9. Ellen Burstyn's performance as Doris and the portrait of an American woman? Her charm, niceness, uneducated? Her infatuation with George? Her going to the retreat and the story about her in-laws? Her pregnancy and the marriage to Harry? Her shyness and not wanting to talk about sexuality when George did? Harry and the relationship and his not succeeding at jobs? Her children? Her attitude towards guilt and responsibility and confession? The transition from the Doris Day type to the Marilyn Monroe glamour girl in the mid-'50s? Her being more poised, her reaction to the incident about the tooth after the glamorous dinner, her taking George to the plane, the confrontation with him? 1961 and her pregnancy, her coping with it, her vocabulary and better education?

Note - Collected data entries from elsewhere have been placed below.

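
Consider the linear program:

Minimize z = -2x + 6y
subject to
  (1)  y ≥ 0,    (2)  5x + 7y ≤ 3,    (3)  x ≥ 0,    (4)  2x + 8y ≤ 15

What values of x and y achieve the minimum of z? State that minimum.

Vertices and z = -2x + 6y:
  (3/5, 0) → z = -6/5
  (0, 0) → z = 0
  (0, 3/7) → z = 18/7

The binding constraints are y = 0 and 5x + 7y = 3.
Solving simultaneously gives x = 3/5, y = 0.

x = 3/5, y = 0, minimum z = -6/5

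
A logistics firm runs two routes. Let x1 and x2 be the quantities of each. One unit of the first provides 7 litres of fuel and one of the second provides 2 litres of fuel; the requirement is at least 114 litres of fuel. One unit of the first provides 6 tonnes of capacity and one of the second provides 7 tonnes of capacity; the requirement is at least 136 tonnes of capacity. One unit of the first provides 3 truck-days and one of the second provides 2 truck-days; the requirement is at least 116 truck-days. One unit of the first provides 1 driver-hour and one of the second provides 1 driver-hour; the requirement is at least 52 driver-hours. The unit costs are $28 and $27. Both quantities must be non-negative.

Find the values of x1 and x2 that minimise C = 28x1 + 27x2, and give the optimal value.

Feasible corners and C = 28x1 + 27x2:
  (0, 58) → C = 1566
  (52, 0) → C = 1456
  (12, 40) → C = 1416
The feasible region is unbounded (it extends along (0, 1), (1, 0)), but C strictly increases along every unbounded feasible direction, so there is no improving ray and the minimum is attained at a vertex.

The optimum lies where 3x1 + 2x2 = 116 and x1 + x2 = 52.
Solving simultaneously gives x1 = 12, x2 = 40.

x1 = 12, x2 = 40, minimum C = 1416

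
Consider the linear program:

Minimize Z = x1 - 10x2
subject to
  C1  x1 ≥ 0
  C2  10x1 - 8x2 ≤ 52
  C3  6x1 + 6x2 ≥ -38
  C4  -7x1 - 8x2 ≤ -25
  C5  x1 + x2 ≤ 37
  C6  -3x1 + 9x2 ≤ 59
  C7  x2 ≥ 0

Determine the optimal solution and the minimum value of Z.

Corner points and Z = x1 - 10x2:
  (0, 25/8) → Z = -125/4
  (0, 59/9) → Z = -590/9
  (470/33, 373/33) → Z = -3260/33
  (26/5, 0) → Z = 26/5
  (25/7, 0) → Z = 25/7

At the optimal vertex, 10x1 - 8x2 = 52 and -3x1 + 9x2 = 59.
Solving simultaneously gives x1 = 470/33, x2 = 373/33.

x1 = 470/33, x2 = 373/33, minimum Z = -3260/33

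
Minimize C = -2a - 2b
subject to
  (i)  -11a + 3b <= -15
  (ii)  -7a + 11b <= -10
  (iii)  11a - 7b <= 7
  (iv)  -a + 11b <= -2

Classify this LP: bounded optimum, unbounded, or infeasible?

The boundaries -11a + 3b = -15 and -a + 11b = -2 meet at (159/118, -7/118), but that point violates 11a - 7b ≤ 7. Every candidate vertex is excluded by some other constraint, so the feasible region is empty.

infeasible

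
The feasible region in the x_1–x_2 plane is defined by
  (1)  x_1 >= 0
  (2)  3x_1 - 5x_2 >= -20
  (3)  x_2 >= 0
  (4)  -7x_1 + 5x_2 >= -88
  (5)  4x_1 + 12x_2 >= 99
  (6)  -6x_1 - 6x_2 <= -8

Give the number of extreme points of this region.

3

The feasible vertices (each the meet of two boundaries and inside every other half-plane) are:
  (27, 101/5)
  (255/56, 377/56)
  (1551/104, 341/104)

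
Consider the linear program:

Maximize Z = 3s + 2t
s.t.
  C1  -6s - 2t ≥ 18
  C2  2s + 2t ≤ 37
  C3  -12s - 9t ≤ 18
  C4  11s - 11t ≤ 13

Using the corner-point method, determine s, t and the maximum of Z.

s = -55/4, t = 129/4, maximum Z = 93/4

At the optimal vertex, -6s - 2t = 18 and 2s + 2t = 37.
Solving simultaneously gives s = -55/4, t = 129/4.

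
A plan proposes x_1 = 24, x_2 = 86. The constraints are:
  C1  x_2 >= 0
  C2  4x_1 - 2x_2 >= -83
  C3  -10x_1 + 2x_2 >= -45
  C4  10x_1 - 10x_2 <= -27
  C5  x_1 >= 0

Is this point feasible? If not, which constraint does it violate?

Constraint C3: -10x_1 + 2x_2 = -68, which is not ≥ -45. All other constraints are satisfied.

not feasible — violates C3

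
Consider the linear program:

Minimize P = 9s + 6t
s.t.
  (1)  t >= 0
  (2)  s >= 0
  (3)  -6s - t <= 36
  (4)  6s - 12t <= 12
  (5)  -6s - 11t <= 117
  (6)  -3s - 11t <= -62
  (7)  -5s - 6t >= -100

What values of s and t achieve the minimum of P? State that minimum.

Extreme points and P = 9s + 6t:
  (0, 62/11) → P = 372/11
  (0, 50/3) → P = 100
  (146/17, 56/17) → P = 1650/17
  (53/4, 45/8) → P = 153

At the optimal vertex, s = 0 and -3s - 11t = -62.
Solving simultaneously gives s = 0, t = 62/11.

s = 0, t = 62/11, minimum P = 372/11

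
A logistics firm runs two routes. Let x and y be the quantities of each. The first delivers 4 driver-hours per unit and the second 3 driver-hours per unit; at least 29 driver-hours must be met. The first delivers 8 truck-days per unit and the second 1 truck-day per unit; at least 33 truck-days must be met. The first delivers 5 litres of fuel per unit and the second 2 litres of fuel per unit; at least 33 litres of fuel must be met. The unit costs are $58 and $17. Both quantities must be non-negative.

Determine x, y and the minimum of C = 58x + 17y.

x = 3, y = 9, minimum C = 327

The feasible region is unbounded (it extends along (0, 1), (1, 0)), but C strictly increases along every unbounded feasible direction, so there is no improving ray and the minimum is attained at a vertex.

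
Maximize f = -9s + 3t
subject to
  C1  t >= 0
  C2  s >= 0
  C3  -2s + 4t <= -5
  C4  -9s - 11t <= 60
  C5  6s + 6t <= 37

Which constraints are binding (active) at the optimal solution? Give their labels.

C1 and C3

Corner points and f = -9s + 3t:
  (5/2, 0) → f = -45/2
  (37/6, 0) → f = -111/2
  (89/18, 11/9) → f = -245/6

The maximum is at (5/2, 0). Substituting into each constraint, equality holds for C1 and C3; the remaining constraints have slack.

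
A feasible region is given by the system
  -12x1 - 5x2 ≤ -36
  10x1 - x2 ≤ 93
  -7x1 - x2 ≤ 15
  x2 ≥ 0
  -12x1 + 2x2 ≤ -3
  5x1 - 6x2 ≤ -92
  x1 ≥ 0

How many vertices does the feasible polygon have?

Pairwise boundary intersections that survive every other constraint:
  (183/8, 543/4)
  (130/11, 277/11)
  (101/31, 1119/62)

3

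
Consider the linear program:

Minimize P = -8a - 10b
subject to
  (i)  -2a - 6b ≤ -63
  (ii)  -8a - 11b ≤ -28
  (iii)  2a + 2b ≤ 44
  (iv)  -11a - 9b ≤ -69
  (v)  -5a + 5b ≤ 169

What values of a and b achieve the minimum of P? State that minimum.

a = -59/10, b = 279/10, minimum P = -1159/5

Feasible corners and P = -8a - 10b:
  (69/4, 19/4) → P = -371/2
  (-51/16, 185/16) → P = -721/8
  (-59/10, 279/10) → P = -1159/5
  (-294/25, 551/25) → P = -3158/25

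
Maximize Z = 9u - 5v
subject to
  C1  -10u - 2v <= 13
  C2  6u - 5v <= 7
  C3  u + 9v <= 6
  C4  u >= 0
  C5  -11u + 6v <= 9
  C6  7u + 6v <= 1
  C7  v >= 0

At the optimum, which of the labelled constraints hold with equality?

Corner points and Z = 9u - 5v:
  (0, 1/6) → Z = -5/6
  (0, 0) → Z = 0
  (1/7, 0) → Z = 9/7

The maximum is at (1/7, 0). Substituting into each constraint, equality holds for C6 and C7; the remaining constraints have slack.

C6 and C7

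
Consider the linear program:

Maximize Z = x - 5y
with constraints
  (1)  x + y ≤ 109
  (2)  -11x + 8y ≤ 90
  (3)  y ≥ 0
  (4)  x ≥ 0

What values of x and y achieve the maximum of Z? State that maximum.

Feasible corners and Z = x - 5y:
  (782/19, 1289/19) → Z = -5663/19
  (109, 0) → Z = 109
  (0, 45/4) → Z = -225/4
  (0, 0) → Z = 0

At the optimal vertex, x + y = 109 and y = 0.
Solving simultaneously gives x = 109, y = 0.

x = 109, y = 0, maximum Z = 109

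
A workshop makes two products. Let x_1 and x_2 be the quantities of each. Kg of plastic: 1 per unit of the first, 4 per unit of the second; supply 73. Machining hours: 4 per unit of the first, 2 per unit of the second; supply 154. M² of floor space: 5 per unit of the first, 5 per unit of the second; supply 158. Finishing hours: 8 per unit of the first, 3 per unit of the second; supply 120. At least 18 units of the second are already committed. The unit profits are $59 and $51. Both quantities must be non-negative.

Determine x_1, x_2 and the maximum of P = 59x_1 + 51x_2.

x_1 = 1, x_2 = 18, maximum P = 977

Corner points and P = 59x_1 + 51x_2:
  (0, 73/4) → P = 3723/4
  (0, 18) → P = 918
  (1, 18) → P = 977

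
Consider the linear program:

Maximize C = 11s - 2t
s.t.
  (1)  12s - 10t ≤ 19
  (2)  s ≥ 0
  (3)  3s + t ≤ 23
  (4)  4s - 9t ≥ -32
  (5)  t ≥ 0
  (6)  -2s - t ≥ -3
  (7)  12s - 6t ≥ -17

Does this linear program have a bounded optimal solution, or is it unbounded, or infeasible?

bounded optimum

Corner points and C = 11s - 2t:
  (0, 0) → C = 0
  (0, 17/6) → C = -17/3
  (3/2, 0) → C = 33/2
  (1/24, 35/12) → C = -43/8
The feasible region has finitely many vertices and no improving ray; the maximum is 33/2 at (3/2, 0).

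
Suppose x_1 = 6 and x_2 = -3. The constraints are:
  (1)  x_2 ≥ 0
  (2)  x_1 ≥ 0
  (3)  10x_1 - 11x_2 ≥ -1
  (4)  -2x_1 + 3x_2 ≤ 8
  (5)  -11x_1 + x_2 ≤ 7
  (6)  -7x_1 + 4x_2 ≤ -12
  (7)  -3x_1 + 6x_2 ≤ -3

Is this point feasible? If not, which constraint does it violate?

Constraint (1): x_2 = -3, which is not ≥ 0. All other constraints are satisfied.

not feasible — violates (1)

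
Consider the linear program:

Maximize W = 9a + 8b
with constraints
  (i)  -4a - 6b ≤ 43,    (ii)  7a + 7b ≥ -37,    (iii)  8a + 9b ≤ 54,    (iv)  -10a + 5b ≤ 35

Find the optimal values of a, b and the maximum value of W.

a = 237/4, b = -140/3, maximum W = 1919/12

Corner points and W = 9a + 8b:
  (79/14, -153/14) → W = -513/14
  (237/4, -140/3) → W = 1919/12
  (-86/21, -25/21) → W = -974/21
  (-9/26, 82/13) → W = 1231/26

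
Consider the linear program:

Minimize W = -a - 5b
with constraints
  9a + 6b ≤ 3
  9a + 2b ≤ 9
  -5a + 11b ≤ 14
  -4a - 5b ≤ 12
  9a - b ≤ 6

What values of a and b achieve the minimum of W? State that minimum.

a = -17/43, b = 47/43, minimum W = -218/43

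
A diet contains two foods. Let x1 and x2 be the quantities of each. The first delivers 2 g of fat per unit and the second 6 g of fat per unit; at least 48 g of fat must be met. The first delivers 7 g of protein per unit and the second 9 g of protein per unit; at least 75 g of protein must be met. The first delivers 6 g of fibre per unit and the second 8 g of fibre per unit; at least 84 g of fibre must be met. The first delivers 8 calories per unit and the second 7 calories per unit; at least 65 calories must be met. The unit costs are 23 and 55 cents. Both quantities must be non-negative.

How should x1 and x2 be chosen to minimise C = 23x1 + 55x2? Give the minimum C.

x1 = 6, x2 = 6, minimum C = 468

Feasible corners and C = 23x1 + 55x2:
  (0, 21/2) → C = 1155/2
  (24, 0) → C = 552
  (6, 6) → C = 468
The feasible region is unbounded (it extends along (0, 1), (1, 0)), but C strictly increases along every unbounded feasible direction, so there is no improving ray and the minimum is attained at a vertex.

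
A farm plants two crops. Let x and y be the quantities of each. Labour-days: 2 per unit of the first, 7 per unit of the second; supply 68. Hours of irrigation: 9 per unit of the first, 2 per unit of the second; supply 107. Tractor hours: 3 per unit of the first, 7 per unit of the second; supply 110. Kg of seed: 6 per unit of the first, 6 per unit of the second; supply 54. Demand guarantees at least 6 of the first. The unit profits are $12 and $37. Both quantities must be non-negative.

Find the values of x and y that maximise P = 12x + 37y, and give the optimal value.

x = 6, y = 3, maximum P = 183

Corner points and P = 12x + 37y:
  (9, 0) → P = 108
  (6, 0) → P = 72
  (6, 3) → P = 183

The binding constraints are 6x + 6y = 54 and x = 6.
Solving simultaneously gives x = 6, y = 3.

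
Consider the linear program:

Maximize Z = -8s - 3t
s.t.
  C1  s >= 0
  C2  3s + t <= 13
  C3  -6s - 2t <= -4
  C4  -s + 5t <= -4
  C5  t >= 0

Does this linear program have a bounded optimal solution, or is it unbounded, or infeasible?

Extreme points and Z = -8s - 3t:
  (69/16, 1/16) → Z = -555/16
  (13/3, 0) → Z = -104/3
  (4, 0) → Z = -32
The feasible region has finitely many vertices and no improving ray; the maximum is -32 at (4, 0).

bounded optimum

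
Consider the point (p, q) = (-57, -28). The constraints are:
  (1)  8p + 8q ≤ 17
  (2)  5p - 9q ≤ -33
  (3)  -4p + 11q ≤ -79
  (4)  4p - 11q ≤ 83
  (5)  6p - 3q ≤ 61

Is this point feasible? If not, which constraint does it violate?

(1): -680 ≤ 17 ✓
(2): -33 ≤ -33 ✓
(3): -80 ≤ -79 ✓
(4): 80 ≤ 83 ✓
(5): -258 ≤ 61 ✓

feasible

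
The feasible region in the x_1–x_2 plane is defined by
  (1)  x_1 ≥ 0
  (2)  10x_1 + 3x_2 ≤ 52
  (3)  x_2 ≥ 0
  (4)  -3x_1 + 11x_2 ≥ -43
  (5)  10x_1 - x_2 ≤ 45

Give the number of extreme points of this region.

Intersecting each pair of boundary lines and keeping only the points that satisfy every inequality leaves:
  (0, 52/3)
  (0, 0)
  (187/40, 7/4)
  (9/2, 0)

4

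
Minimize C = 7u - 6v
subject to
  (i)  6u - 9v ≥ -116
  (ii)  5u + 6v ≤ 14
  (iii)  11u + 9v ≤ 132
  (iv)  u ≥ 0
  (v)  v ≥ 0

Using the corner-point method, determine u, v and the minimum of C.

u = 0, v = 7/3, minimum C = -14

Vertices and C = 7u - 6v:
  (0, 7/3) → C = -14
  (14/5, 0) → C = 98/5
  (0, 0) → C = 0

At the optimal vertex, 5u + 6v = 14 and u = 0.
Solving simultaneously gives u = 0, v = 7/3.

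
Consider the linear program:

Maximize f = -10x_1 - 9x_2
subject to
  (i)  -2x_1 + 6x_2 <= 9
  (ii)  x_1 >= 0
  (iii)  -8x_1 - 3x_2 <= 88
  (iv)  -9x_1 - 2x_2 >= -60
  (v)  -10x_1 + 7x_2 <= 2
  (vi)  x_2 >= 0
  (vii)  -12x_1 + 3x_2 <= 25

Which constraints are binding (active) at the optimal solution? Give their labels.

(ii) and (vi)

Vertices and f = -10x_1 - 9x_2:
  (171/29, 201/58) → f = -5229/58
  (51/46, 43/23) → f = -642/23
  (0, 2/7) → f = -18/7
  (0, 0) → f = 0
  (20/3, 0) → f = -200/3

The maximum is at (0, 0). Substituting into each constraint, equality holds for (ii) and (vi); the remaining constraints have slack.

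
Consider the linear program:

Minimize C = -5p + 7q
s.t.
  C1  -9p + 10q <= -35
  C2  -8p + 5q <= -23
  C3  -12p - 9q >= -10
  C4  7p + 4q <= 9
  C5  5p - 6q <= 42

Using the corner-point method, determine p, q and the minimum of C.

Feasible corners and C = -5p + 7q:
  (11/7, -73/35) → C = -786/35
  (415/201, -110/67) → C = -4385/201
  (-72/23, -221/23) → C = -1187/23
  (41/15, -38/15) → C = -157/5
  (111/31, -249/62) → C = -2853/62

The binding constraints are -8p + 5q = -23 and 5p - 6q = 42.
Solving simultaneously gives p = -72/23, q = -221/23.

p = -72/23, q = -221/23, minimum C = -1187/23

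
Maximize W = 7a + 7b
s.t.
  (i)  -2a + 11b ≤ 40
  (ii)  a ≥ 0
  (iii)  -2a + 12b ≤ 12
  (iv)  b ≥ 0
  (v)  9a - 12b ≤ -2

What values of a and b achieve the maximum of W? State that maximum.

a = 10/7, b = 26/21, maximum W = 56/3

Vertices and W = 7a + 7b:
  (0, 1) → W = 7
  (0, 1/6) → W = 7/6
  (10/7, 26/21) → W = 56/3

The binding constraints are -2a + 12b = 12 and 9a - 12b = -2.
Solving simultaneously gives a = 10/7, b = 26/21.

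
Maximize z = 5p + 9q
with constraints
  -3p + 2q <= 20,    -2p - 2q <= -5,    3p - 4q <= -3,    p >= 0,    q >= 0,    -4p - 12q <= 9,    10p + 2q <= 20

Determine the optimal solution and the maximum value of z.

p = 0, q = 10, maximum z = 90

Extreme points and z = 5p + 9q:
  (0, 10) → z = 90
  (1, 3/2) → z = 37/2
  (0, 5/2) → z = 45/2
  (37/23, 45/23) → z = 590/23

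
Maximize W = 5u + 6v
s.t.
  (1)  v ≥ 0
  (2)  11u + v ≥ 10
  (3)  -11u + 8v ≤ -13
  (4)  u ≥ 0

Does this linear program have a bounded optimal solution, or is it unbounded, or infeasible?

From the feasible point (13/11, 0), moving in the direction (1, 0) keeps every constraint satisfied while W increases without bound.

unbounded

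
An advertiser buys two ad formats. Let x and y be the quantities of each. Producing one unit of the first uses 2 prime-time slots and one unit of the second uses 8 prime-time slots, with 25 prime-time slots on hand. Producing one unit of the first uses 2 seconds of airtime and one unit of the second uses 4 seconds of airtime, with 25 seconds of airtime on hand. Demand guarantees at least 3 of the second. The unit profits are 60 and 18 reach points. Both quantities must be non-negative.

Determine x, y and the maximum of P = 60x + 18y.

x = 1/2, y = 3, maximum P = 84

Vertices and P = 60x + 18y:
  (0, 25/8) → P = 225/4
  (0, 3) → P = 54
  (1/2, 3) → P = 84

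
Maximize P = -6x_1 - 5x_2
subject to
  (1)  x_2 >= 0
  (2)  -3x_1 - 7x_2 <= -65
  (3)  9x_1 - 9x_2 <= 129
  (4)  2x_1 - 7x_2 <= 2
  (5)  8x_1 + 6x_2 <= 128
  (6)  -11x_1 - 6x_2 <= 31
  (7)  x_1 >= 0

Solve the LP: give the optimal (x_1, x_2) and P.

Feasible corners and P = -6x_1 - 5x_2:
  (253/19, 68/19) → P = -1858/19
  (0, 65/7) → P = -325/7
  (0, 64/3) → P = -320/3

The optimum lies where -3x_1 - 7x_2 = -65 and x_1 = 0.
Solving simultaneously gives x_1 = 0, x_2 = 65/7.

x_1 = 0, x_2 = 65/7, maximum P = -325/7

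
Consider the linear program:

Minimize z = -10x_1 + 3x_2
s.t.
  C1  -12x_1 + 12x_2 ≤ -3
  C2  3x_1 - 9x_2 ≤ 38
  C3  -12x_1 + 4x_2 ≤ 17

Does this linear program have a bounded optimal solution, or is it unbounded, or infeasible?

unbounded

From the feasible point (-9/4, -5/2), moving in the direction (9, 3) keeps every constraint satisfied while z decreases without bound.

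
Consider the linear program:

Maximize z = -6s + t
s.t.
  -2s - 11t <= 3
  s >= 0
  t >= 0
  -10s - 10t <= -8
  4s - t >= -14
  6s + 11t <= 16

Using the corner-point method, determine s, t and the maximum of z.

s = 0, t = 16/11, maximum z = 16/11

At the optimal vertex, s = 0 and 6s + 11t = 16.
Solving simultaneously gives s = 0, t = 16/11.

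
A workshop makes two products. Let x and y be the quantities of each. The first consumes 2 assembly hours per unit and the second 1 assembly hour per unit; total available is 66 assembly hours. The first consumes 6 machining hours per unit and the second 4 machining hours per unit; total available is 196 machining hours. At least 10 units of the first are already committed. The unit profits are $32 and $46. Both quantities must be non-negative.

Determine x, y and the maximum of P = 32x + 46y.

x = 10, y = 34, maximum P = 1884

Vertices and P = 32x + 46y:
  (98/3, 0) → P = 3136/3
  (10, 0) → P = 320
  (10, 34) → P = 1884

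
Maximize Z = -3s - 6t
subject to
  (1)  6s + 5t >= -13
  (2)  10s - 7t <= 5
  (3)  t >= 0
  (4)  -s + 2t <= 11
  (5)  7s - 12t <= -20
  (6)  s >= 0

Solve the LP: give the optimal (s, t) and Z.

Corner points and Z = -3s - 6t:
  (87/13, 115/13) → Z = -951/13
  (200/71, 235/71) → Z = -2010/71
  (0, 11/2) → Z = -33
  (0, 5/3) → Z = -10

The binding constraints are 7s - 12t = -20 and s = 0.
Solving simultaneously gives s = 0, t = 5/3.

s = 0, t = 5/3, maximum Z = -10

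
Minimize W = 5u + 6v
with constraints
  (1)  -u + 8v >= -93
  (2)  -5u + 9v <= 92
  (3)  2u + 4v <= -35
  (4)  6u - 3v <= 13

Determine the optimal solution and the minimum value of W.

u = -1573/31, v = -557/31, minimum W = -11207/31

At the optimal vertex, -u + 8v = -93 and -5u + 9v = 92.
Solving simultaneously gives u = -1573/31, v = -557/31.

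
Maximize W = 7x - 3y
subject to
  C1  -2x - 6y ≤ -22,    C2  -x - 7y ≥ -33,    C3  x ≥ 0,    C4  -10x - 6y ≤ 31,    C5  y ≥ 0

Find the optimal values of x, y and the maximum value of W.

x = 33, y = 0, maximum W = 231

Extreme points and W = 7x - 3y:
  (0, 11/3) → W = -11
  (11, 0) → W = 77
  (0, 33/7) → W = -99/7
  (33, 0) → W = 231

The binding constraints are -x - 7y = -33 and y = 0.
Solving simultaneously gives x = 33, y = 0.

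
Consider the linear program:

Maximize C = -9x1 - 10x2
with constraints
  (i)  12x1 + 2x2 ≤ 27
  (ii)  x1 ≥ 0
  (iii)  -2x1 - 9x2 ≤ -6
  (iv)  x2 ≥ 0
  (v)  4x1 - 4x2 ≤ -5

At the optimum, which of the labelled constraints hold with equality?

Extreme points and C = -9x1 - 10x2:
  (0, 27/2) → C = -135
  (7/4, 3) → C = -183/4
  (0, 5/4) → C = -25/2

The maximum is at (0, 5/4). Substituting into each constraint, equality holds for (ii) and (v); the remaining constraints have slack.

(ii) and (v)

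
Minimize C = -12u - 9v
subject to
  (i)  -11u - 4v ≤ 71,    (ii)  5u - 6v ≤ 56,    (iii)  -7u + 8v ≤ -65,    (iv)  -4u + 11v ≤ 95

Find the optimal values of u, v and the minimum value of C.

Corner points and C = -12u - 9v:
  (-101/43, -971/86) → C = 11163/86
  (-77/29, -303/29) → C = 3651/29
  (1186/31, 699/31) → C = -20523/31
  (295/9, 185/9) → C = -1735/3

u = 1186/31, v = 699/31, minimum C = -20523/31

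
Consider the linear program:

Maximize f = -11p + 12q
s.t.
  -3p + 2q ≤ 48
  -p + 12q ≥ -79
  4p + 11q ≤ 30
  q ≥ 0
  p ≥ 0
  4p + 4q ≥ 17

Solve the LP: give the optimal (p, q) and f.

Extreme points and f = -11p + 12q:
  (15/2, 0) → f = -165/2
  (67/28, 13/7) → f = -113/28
  (17/4, 0) → f = -187/4

p = 67/28, q = 13/7, maximum f = -113/28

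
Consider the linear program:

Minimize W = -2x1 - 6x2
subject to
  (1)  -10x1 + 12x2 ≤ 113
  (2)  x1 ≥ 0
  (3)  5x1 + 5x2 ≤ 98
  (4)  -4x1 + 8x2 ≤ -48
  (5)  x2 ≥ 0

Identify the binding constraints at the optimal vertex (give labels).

(3) and (4)

Vertices and W = -2x1 - 6x2:
  (256/15, 38/15) → W = -148/3
  (98/5, 0) → W = -196/5
  (12, 0) → W = -24

The minimum is at (256/15, 38/15). Substituting into each constraint, equality holds for (3) and (4); the remaining constraints have slack.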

The birth-pangs and her fears, George trying to get help with the hospital, the doctor, George's strength in stopping and helping her to give birth? The transition in 1966 and her trendiness, the bored housewife going to school, her language, Berkeley, education and protests? Her bluntness and her horror at his conservative attitudes? Her mouthing of trendy statements? Her immediate sympathy on Michael's death? The transition in 1972 to the smart and successful middle-aged businesswoman, more successful than Harry, her concern about his being lost? Her reaction to George and his psychology? 1977 and the old lady, quieter, poised? Her refusal to leave Harry? Her sadness and the humour of George's return? Portrait of an American woman?

10. The sketch of Harry and his lacks, his army life and his love for it, Doris' story about his playing with the kids, his various jobs, his being lost and talking with George? Her decision to stay? Helen and her hardness yet her knowledge of the affair? The story of the kids and their changes?

11. The film's insight into the quarter of a century - the '50s, moral tone, the mid-'50s and greater sophistication, middle age and guilt, the unexpected pregnancy, the '60s and political fears, change, the Vietnam war, protests, the '70s and their psychology, Women's Lib? How much change in such a period?

12. How much insight and truth within the space of a two-hour romantic comedy?